Content Marketing Pro to Associations: It’s Time to Get Strategic
Associations have embraced the business of content marketing, but there have been growing pains along the way. According to content marketing expert Joe Pulizzi, speaking at ASAE’s 2014 Marketing, Membership, and Communications Conference, it’s because they aren’t being strategic enough.
Nonprofit organizations are all in on content marketing. A recent study by the Content Marketing Institute proved that. But are they going about it the right way?
CMI founder Joe Pulizzi, author of Epic Content Marketing, would argue that they have some work to do, and his organization’s study backs him up: Only 26 percent of the nonprofits surveyed rated themselves as effective content marketers.
So what seems to be the problem?
“We’re all creating all of this content—you’re on Facebook, you’re on Twitter, you’re doing blogs, you’ve got your print magazine and print newsletters—but we don’t have any type of strategic vision for why we’re doing it,” Pulizzi said Wednesday in the closing general session at ASAE’s 2014 Marketing, Membership, and Communications Conference.

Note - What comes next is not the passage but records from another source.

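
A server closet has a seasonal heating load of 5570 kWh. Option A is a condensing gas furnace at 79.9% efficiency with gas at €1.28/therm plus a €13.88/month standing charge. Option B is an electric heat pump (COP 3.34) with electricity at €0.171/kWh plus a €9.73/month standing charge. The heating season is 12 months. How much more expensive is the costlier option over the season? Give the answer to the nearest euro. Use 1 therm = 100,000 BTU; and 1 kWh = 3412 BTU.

Heat load = 5570 kWh × 3412 = 19,004,840 BTU
Gas: input = 19,004,840 / 0.799 = 23,785,782 BTU = 237.9 therm → 237.9 × €1.28 = €304.46; + 12 × €13.88 standing = €471.02
Heat pump: 19,004,840 BTU / 3412 = 5,570 kWh heat; / 3.34 = 1,668 kWh in → × €0.171 = €285.17; + 12 × €9.73 standing = €401.93
Difference = |€471.02 − €401.93| = €69.09 ≈ €69

€69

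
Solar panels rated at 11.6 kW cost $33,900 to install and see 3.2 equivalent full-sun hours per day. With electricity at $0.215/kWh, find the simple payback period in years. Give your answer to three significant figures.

11.6 years

Daily generation = 11.6 kW × 3.2 h = 37.12 kWh
Annual generation = 37.12 × 365 = 13549 kWh
Annual savings = 13549 × $0.215 = $2,912.99
Payback = $33,900 / $2,912.99 = 11.6 years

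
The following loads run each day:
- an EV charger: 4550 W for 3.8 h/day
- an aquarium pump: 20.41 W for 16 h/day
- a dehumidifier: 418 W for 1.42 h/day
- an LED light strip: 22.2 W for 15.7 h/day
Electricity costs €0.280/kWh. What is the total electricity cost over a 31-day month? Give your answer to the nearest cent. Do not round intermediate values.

EV charger: 4550 W × 3.8 h × 31 d = 535,990 Wh = 536 kWh
aquarium pump: 20.41 W × 16 h × 31 d = 10,123 Wh = 10.12 kWh
dehumidifier: 418 W × 1.42 h × 31 d = 18,400 Wh = 18.4 kWh
LED light strip: 22.2 W × 15.7 h × 31 d = 10,805 Wh = 10.8 kWh
Total energy = 536 + 10.12 + 18.4 + 10.8 = 575.3 kWh
Cost = 575.3 kWh × €0.280 = €161.09

€161.09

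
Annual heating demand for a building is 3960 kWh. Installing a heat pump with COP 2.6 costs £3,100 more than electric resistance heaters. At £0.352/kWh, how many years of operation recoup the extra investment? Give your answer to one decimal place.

3.6 years

Resistance: 3960 kWh × £0.352 = £1,393.92/yr
Heat pump: 3960 / 2.6 = 1523 kWh in → × £0.352 = £536.12/yr
Annual savings = £857.80
Payback = £3,100 / £857.80 = 3.61 years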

When he asked how many attendees have a documented content marketing strategy at their organization, only a handful of arms went up.

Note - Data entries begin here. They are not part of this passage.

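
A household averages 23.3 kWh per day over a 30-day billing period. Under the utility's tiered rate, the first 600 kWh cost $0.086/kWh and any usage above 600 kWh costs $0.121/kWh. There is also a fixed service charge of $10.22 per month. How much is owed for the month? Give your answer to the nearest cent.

Usage = 23.3 kWh/day × 30 days = 699 kWh
First 600 kWh × $0.086 = $51.60
Remaining 99 kWh × $0.121 = $11.98
Energy charge = $63.58; + service $10.22 = $73.80

$73.80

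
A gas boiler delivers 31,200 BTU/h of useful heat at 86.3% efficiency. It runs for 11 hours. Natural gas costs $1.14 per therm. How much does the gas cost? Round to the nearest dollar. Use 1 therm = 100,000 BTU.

$5

Heat delivered = 31,200 BTU/h × 11 h = 343,200 BTU
Gas input = 343,200 / 0.863 = 397,683 BTU
= 397,683 / 100,000 = 3.977 therm
Cost = 3.977 × $1.14/therm = $4.53 ≈ $5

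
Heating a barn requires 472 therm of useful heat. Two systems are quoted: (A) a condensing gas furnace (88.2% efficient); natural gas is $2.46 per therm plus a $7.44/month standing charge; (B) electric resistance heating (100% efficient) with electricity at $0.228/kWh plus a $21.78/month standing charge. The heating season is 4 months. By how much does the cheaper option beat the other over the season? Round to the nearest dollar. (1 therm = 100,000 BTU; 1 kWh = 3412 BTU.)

$1895

Heat load = 472 therm × 100,000 = 47,200,000 BTU
Gas: input = 47,200,000 / 0.882 = 53,514,739 BTU = 535.1 therm → 535.1 × $2.46 = $1,316.46; + 4 × $7.44 standing = $1,346.22
Electric: 47,200,000 BTU / 3412 = 13,830 kWh → × $0.228 = $3,154.04; + 4 × $21.78 standing = $3,241.16
Difference = |$1,346.22 − $3,241.16| = $1,894.94 ≈ $1895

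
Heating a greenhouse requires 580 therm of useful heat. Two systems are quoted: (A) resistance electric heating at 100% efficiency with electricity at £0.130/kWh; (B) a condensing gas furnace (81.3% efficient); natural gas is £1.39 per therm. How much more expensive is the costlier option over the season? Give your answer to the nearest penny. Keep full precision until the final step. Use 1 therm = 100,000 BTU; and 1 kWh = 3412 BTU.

£1218.21

Heat load = 580 therm × 100,000 = 58,000,000 BTU
Gas: input = 58,000,000 / 0.813 = 71,340,713 BTU = 713.4 therm → 713.4 × £1.39 = £991.64
Electric: 58,000,000 BTU / 3412 = 17,000 kWh → × £0.130 = £2,209.85
Difference = |£991.64 − £2,209.85| = £1,218.21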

“That right there is the problem,” he said. “Before you start any initiative or look at your current initiatives, you’ve got to ask yourself why you’re doing it, and develop a strategy for how you’re going to accomplish that goal.”
Pulizzi gave three tips for developing a content marketing strategy.
Ask yourself “why?” Associations do content marketing for three reasons, according to Pulizzi: to drive sales, to save on costs, and to create happier customers and attract more members (in his shorthand: sales, savings, sunshine). But the “why?” question goes beyond that. Associations have to know why they are in every content-distribution channel that they’re in, from Facebook to Twitter to their magazine.
“On a scratch piece of paper, list every channel that you’re in, and then try to answer that question,” he said. “You might not know, and that’s OK, but … you might end up saying, ‘Oh, we don’t need to be in that [channel] anymore, so let’s put our focus elsewhere.”
Create a mission statement. Content marketers are in the publishing business, said Pulizzi. But what associations haven’t done—something publishers typically do early on—is create a mission statement for their content. The statement helps identify who the target audience is and what you’re trying to help them accomplish.
Pulizzi’s advice? Be specific. “As associations, we tend to go broad with our content because we have members in all different parts of the business, but as soon as you take that broad statement to your content marketing mission statement you’re going to become irrelevant—there’s just too many choices today,” he said. “You might end up having one or three or five mission statements, depending on the channel, but that’s all right. You have to start, and you have to identify that key audience that you’re targeting.”
Know where to build audience. “If there’s a holy grail metric to content marketing, it’s creating opt-in subscribers. You’re building an opt-in audience just like if you were a publisher in a media company,” said Pulizzi. The number of people who choose to receive your content directly from you holds greater meaning than, say, Facebook likes or Twitter followers. “At the end of the day, you don’t own those lists, Facebook owns them, and we’re giving them way too much power,” he said.
“We can’t go any further with the conversation if we don’t understand these things,” Pulizzi said. “You can figure it out, but it all starts by being more strategic around content marketing.”